Daniel Kasman said...

Really interesting take on this movie. I was at this screening too and was constantly flummoxed at what the movie was really about, and I think your read is a key to what Rossellini was going for. I remember a specific shot of the first large battle that panned across the hillside, capturing an engagement...but then the pan kept going and one saw that there were more Bourbon troops on the edge the hill (are they going to flank Garibalid), and then the camera panned down and Rossellini reveals another detachment of the rebels waiting below for them, and at the moment of the reveal the two forces head for each other.

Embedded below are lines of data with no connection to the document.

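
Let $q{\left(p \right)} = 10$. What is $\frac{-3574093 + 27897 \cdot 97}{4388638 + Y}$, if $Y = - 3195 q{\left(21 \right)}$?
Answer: $- \frac{4429}{22228} \approx -0.19925$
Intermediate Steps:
$Y = -31950$ ($Y = \left(-3195\right) 10 = -31950$)
$\frac{-3574093 + 27897 \cdot 97}{4388638 + Y} = \frac{-3574093 + 27897 \cdot 97}{4388638 - 31950} = \frac{-3574093 + 2706009}{4356688} = \left(-868084\right) \frac{1}{4356688} = - \frac{4429}{22228}$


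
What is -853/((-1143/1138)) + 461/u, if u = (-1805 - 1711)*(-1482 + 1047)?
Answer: 164963195707/194241420 ≈ 849.27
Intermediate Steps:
u = 1529460 (u = -3516*(-435) = 1529460)
-853/((-1143/1138)) + 461/u = -853/((-1143/1138)) + 461/1529460 = -853/((-1143*1/1138)) + 461*(1/1529460) = -853/(-1143/1138) + 461/1529460 = -853*(-1138/1143) + 461/1529460 = 970714/1143 + 461/1529460 = 164963195707/194241420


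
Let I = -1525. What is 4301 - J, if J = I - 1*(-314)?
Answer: 5512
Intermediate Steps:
J = -1211 (J = -1525 - 1*(-314) = -1525 + 314 = -1211)
4301 - J = 4301 - 1*(-1211) = 4301 + 1211 = 5512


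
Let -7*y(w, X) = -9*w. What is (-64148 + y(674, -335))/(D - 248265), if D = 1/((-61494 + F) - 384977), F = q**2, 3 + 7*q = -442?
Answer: 873015504580/3425004762683 ≈ 0.25489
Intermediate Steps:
q = -445/7 (q = -3/7 + (1/7)*(-442) = -3/7 - 442/7 = -445/7 ≈ -63.571)
F = 198025/49 (F = (-445/7)**2 = 198025/49 ≈ 4041.3)
D = -49/21679054 (D = 1/((-61494 + 198025/49) - 384977) = 1/(-2815181/49 - 384977) = 1/(-21679054/49) = -49/21679054 ≈ -2.2602e-6)
y(w, X) = 9*w/7 (y(w, X) = -(-9)*w/7 = 9*w/7)
(-64148 + y(674, -335))/(D - 248265) = (-64148 + (9/7)*674)/(-49/21679054 - 248265) = (-64148 + 6066/7)/(-5382150341359/21679054) = -442970/7*(-21679054/5382150341359) = 873015504580/3425004762683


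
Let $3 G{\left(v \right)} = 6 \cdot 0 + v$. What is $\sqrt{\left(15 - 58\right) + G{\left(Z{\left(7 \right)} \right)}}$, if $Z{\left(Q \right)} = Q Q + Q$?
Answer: $\frac{i \sqrt{219}}{3} \approx 4.9329 i$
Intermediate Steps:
$Z{\left(Q \right)} = Q + Q^{2}$ ($Z{\left(Q \right)} = Q^{2} + Q = Q + Q^{2}$)
$G{\left(v \right)} = \frac{v}{3}$ ($G{\left(v \right)} = \frac{6 \cdot 0 + v}{3} = \frac{0 + v}{3} = \frac{v}{3}$)
$\sqrt{\left(15 - 58\right) + G{\left(Z{\left(7 \right)} \right)}} = \sqrt{\left(15 - 58\right) + \frac{7 \left(1 + 7\right)}{3}} = \sqrt{\left(15 - 58\right) + \frac{7 \cdot 8}{3}} = \sqrt{-43 + \frac{1}{3} \cdot 56} = \sqrt{-43 + \frac{56}{3}} = \sqrt{- \frac{73}{3}} = \frac{i \sqrt{219}}{3}$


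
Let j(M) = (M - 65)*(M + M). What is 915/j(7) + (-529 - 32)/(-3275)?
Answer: -2541093/2659300 ≈ -0.95555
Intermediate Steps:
j(M) = 2*M*(-65 + M) (j(M) = (-65 + M)*(2*M) = 2*M*(-65 + M))
915/j(7) + (-529 - 32)/(-3275) = 915/((2*7*(-65 + 7))) + (-529 - 32)/(-3275) = 915/((2*7*(-58))) - 561*(-1/3275) = 915/(-812) + 561/3275 = 915*(-1/812) + 561/3275 = -915/812 + 561/3275 = -2541093/2659300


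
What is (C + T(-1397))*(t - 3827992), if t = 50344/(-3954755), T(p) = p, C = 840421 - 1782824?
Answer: 408227761350414720/112993 ≈ 3.6129e+12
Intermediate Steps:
C = -942403
t = -7192/564965 (t = 50344*(-1/3954755) = -7192/564965 ≈ -0.012730)
(C + T(-1397))*(t - 3827992) = (-942403 - 1397)*(-7192/564965 - 3827992) = -943800*(-2162681507472/564965) = 408227761350414720/112993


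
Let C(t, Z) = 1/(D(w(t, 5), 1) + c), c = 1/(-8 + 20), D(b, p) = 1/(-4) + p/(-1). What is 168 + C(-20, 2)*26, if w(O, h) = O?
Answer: 1020/7 ≈ 145.71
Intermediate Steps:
D(b, p) = -1/4 - p (D(b, p) = 1*(-1/4) + p*(-1) = -1/4 - p)
c = 1/12 ≈ 0.083333
C(t, Z) = -6/7 (C(t, Z) = 1/((-1/4 - 1*1) + 1/12) = 1/((-1/4 - 1) + 1/12) = 1/(-5/4 + 1/12) = 1/(-7/6) = -6/7)
168 + C(-20, 2)*26 = 168 - 6/7*26 = 168 - 156/7 = 1020/7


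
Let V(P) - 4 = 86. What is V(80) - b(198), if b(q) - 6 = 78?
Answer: 6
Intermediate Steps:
V(P) = 90 (V(P) = 4 + 86 = 90)
b(q) = 84 (b(q) = 6 + 78 = 84)
V(80) - b(198) = 90 - 1*84 = 90 - 84 = 6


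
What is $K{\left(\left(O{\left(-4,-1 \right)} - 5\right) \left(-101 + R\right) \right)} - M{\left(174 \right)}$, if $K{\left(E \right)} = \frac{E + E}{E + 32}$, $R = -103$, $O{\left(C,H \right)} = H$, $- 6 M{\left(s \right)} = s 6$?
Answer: $\frac{27624}{157} \approx 175.95$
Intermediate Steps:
$M{\left(s \right)} = - s$ ($M{\left(s \right)} = - \frac{s 6}{6} = - \frac{6 s}{6} = - s$)
$K{\left(E \right)} = \frac{2 E}{32 + E}$
$K{\left(\left(O{\left(-4,-1 \right)} - 5\right) \left(-101 + R\right) \right)} - M{\left(174 \right)} = \frac{2 \left(-1 - 5\right) \left(-101 - 103\right)}{32 + \left(-1 - 5\right) \left(-101 - 103\right)} - \left(-1\right) 174 = \frac{2 \left(\left(-6\right) \left(-204\right)\right)}{32 - -1224} - -174 = 2 \cdot 1224 \frac{1}{32 + 1224} + 174 = 2 \cdot 1224 \cdot \frac{1}{1256} + 174 = \frac{306}{157} + 174 = \frac{27624}{157}$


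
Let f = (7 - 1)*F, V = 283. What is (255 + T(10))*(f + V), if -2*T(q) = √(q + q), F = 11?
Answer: 88995 - 349*√5 ≈ 88215.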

With the way Rossellini generally avoids direct continuity, explanation, and exposition, one never knows where the camera will go. The film proceeds as if nudged by fate or destiny (there definitely is an inevitability in Garibaldi's success, even more so since we never really understand why he is successful), but what is shown as going on inside the film's forward propulsion is never really what I expected, as if Rossellini inserted his camera into history and let it wander around.

ZC said...

Yeah, it's an off-putting film because it demands a knowledge of history where we (when viewing a historical prestige picture, especially) are more used to exposition and psychology. I don't think it needs historical knowledge (my understanding of 1860 is pretty sketchy), but if you're wondering what all these maneuvers--military or political--are for, then history will provide it, and not the script. I'd suggest that Rossellini's aesthetic here, and it's a strange film because it seems so unlike the picture of the director I feel we've come to accept in film culture, seems to want to embrace a presentation of historical events as something a camera can only strive to capture. Like you say, "as if Rossellini inserted his camera into history and let it wander around." The--well, a--point is that no matter how big the vistas get, we're not getting the whole picture, and the shots are constantly designed and orchestrated with this subtle message in mind.

Anonymous said...

I've not seen this yet, but the effect you describe of the camera, loose, wandering, never giving you the sense that you encompass the totality, seems very much descriptive of Paisà.

ZC said...

Tom, yes--Rossellini has a whole project for realism, something that film theorists and historians have been able to return to as an object never totally solved or defined. I hope to tackle these questions about Rossellini and his engagement with this thing 'realism' a bit more in the near future.